530 Million Years Ago

The Tommotian Age, which began about 530 million years ago, is a subdivision of the early Cambrian. Named for rock exposures in Siberia, the Tommotian saw the first major radiation of the animals, or metazoans, including the first appearance of a great many mineralized taxa such as brachiopods, trilobites, archaeocyathids, molluscs, echinoderms, and more problematic forms. Soft-bodied members of many other phyla were also appearing and diversifying at this time.

A few million years before the Tommotian, in the Vendian, the continents had been joined in a single supercontinent called Rodinia (from the Russian word for "homeland", rodina.) As the Cambrian began, Rodinia began to fragment into smaller continents which did not always correspond to the ones we see today. Much later, in the Permian, the continents came back together to form a new supercontinent, called Pangaea.

This reconstruction shows the rifting of Rodinia. Green represents land above water at this time, red indicates mountains, light blue indicates shallow continental shelf seas, and dark blue denotes the deep ocean basins. (For clarity, the outlines of present-day continents have been superimposed on this map.)

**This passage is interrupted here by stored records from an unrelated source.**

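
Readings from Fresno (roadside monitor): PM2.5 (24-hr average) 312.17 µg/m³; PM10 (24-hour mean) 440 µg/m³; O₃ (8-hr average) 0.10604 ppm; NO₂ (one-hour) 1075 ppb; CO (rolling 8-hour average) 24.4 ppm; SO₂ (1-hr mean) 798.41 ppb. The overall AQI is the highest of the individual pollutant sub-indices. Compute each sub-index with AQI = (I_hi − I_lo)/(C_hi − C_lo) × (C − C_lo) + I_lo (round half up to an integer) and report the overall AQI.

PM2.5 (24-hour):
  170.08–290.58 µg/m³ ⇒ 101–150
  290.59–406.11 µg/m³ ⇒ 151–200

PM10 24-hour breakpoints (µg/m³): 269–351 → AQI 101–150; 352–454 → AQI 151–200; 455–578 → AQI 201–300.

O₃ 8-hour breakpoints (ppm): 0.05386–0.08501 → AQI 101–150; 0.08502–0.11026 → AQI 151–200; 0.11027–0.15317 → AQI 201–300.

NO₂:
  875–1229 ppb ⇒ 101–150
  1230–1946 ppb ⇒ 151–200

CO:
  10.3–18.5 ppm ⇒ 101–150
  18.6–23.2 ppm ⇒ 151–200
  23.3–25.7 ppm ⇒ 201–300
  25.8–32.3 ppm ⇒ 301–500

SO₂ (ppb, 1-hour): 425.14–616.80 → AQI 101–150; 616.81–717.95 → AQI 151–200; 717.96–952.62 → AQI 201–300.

PM2.5 312.17: bracket 290.59–406.11 → index 151–200; slope 49/115.52, offset 21.58.
AQI = 151 + 49/115.52·21.58 ≈ 160.15 ⇒ 160.
PM10: row 352–454 (AQI 151–200). (200−151)·(440−352)/(454−352) + 151 = 49·88/102 + 151 ≈ 193.27 → 193.
O₃: 0.10604 ∈ [0.08502, 0.11026] ↔ index [151, 200].
151 + (0.10604−0.08502)·(200−151)/(0.11026−0.08502) = 151 + 0.02102·49/0.02524 ≈ 191.81, so AQI = 192.
NO₂ 1075: bracket 875–1229 → index 101–150; slope 49/354, offset 200.
AQI = 101 + 49/354·200 ≈ 128.68 ⇒ 129.
CO: 24.4 lies in 23.3–25.7, so I_lo=201, I_hi=300, C_lo=23.3, C_hi=25.7.
(300−201)/(25.7−23.3) × (24.4−23.3) + 201 = 99/2.4 × 1.1 + 201 ≈ 246.38 → 246.
SO₂: row 717.96–952.62 (AQI 201–300). (300−201)·(798.41−717.96)/(952.62−717.96) + 201 = 99·80.45/234.66 + 201 ≈ 234.94 → 235.
Sub-indices: PM2.5→160, PM10→193, O₃→192, NO₂→129, CO→246, SO₂→235. Overall AQI = max = 246; dominant pollutant is CO.

246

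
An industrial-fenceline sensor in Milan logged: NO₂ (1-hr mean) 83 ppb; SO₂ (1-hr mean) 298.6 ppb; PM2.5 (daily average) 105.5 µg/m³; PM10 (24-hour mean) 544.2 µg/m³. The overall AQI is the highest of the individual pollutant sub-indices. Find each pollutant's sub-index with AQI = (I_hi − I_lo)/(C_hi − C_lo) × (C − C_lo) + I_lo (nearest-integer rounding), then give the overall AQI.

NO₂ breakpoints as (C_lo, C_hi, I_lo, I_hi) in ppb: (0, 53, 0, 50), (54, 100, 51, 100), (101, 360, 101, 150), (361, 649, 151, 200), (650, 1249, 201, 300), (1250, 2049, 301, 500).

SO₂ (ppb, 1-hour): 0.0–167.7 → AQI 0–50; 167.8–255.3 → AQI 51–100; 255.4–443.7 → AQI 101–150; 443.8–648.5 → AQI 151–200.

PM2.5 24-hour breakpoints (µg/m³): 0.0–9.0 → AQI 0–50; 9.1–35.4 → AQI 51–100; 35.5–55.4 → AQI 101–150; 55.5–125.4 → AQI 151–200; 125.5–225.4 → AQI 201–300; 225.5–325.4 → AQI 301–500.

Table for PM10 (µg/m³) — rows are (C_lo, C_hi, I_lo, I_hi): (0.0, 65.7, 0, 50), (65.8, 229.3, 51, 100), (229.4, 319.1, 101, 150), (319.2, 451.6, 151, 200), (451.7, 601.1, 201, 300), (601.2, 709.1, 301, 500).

NO₂: 83 ∈ [54, 100] ↔ index [51, 100].
51 + (83−54)·(100−51)/(100−54) = 51 + 29·49/46 ≈ 81.89, so AQI = 82.
SO₂ 298.6: bracket 255.4–443.7 → index 101–150; slope 49/188.3, offset 43.2.
AQI = 101 + 49/188.3·43.2 ≈ 112.24 ⇒ 112.
PM2.5: row 55.5–125.4 (AQI 151–200). (200−151)·(105.5−55.5)/(125.4−55.5) + 151 = 49·50.0/69.9 + 151 ≈ 186.05 → 186.
PM10: row 451.7–601.1 (AQI 201–300). (300−201)·(544.2−451.7)/(601.1−451.7) + 201 = 99·92.5/149.4 + 201 ≈ 262.30 → 262.
Sub-indices: NO₂→82, SO₂→112, PM2.5→186, PM10→262. Overall AQI = max = 262; dominant pollutant is PM10.
AQI 262: Very Unhealthy.

262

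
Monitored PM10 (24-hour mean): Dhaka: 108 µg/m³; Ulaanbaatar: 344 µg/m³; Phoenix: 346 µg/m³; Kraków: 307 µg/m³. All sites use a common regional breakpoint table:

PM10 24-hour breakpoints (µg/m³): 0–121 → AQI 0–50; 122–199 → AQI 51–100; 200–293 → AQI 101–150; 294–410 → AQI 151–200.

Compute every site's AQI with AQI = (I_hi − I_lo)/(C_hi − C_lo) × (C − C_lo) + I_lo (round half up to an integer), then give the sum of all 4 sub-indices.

546

Dhaka 108: bracket 0–121 → index 0–50; slope 50/121, offset 108.
AQI = 0 + 50/121·108 ≈ 44.63 ⇒ 45.
Ulaanbaatar: 344 lies in 294–410, so I_lo=151, I_hi=200, C_lo=294, C_hi=410.
(200−151)/(410−294) × (344−294) + 151 = 49/116 × 50 + 151 ≈ 172.12 → 172.
Phoenix 346: bracket 294–410 → index 151–200; slope 49/116, offset 52.
AQI = 151 + 49/116·52 ≈ 172.97 ⇒ 173.
Kraków: row 294–410 (AQI 151–200). (200−151)·(307−294)/(410−294) + 151 = 49·13/116 + 151 ≈ 156.49 → 156.
AQIs: Dhaka=45, Ulaanbaatar=172, Phoenix=173, Kraków=156. Sum = 45 + 172 + 173 + 156 = 546.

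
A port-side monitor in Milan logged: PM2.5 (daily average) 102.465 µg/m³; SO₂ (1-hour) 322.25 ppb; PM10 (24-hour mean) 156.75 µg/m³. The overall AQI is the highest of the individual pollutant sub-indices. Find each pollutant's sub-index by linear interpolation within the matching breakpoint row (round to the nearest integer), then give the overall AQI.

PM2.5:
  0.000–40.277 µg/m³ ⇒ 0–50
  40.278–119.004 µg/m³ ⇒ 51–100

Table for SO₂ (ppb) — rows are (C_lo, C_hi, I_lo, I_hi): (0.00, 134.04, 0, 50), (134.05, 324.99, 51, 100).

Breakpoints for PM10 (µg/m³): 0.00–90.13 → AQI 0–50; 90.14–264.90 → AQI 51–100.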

World climates were mild; there was no glaciation. Most of North America lay in warm southern tropical and temperate latitudes, which supported the growth of extensive shallow-water archaeocyathid reefs all through the Lower Cambrian. Siberia, which also supported abundant reefs, was a separate continent due east of North America. Baltica -- what is now Scandinavia, eastern Europe, and European Russia -- lay to the south. Most of the rest of the continents were joined in a supercontinent known as proto-Gondwana, depicted on the right side of the map; South America, Africa, Antarctica, India, and Australia are all visible. What is now China and east Asia was fragmented at the time, with the fragments visible north and west of Australia. Western Europe was also in pieces, with most of the pieces lying northwest of what is now the north African coastline. The present-day southeastern United States are visible wedged between South America and Africa; they did not become part of North America for another 300 million years.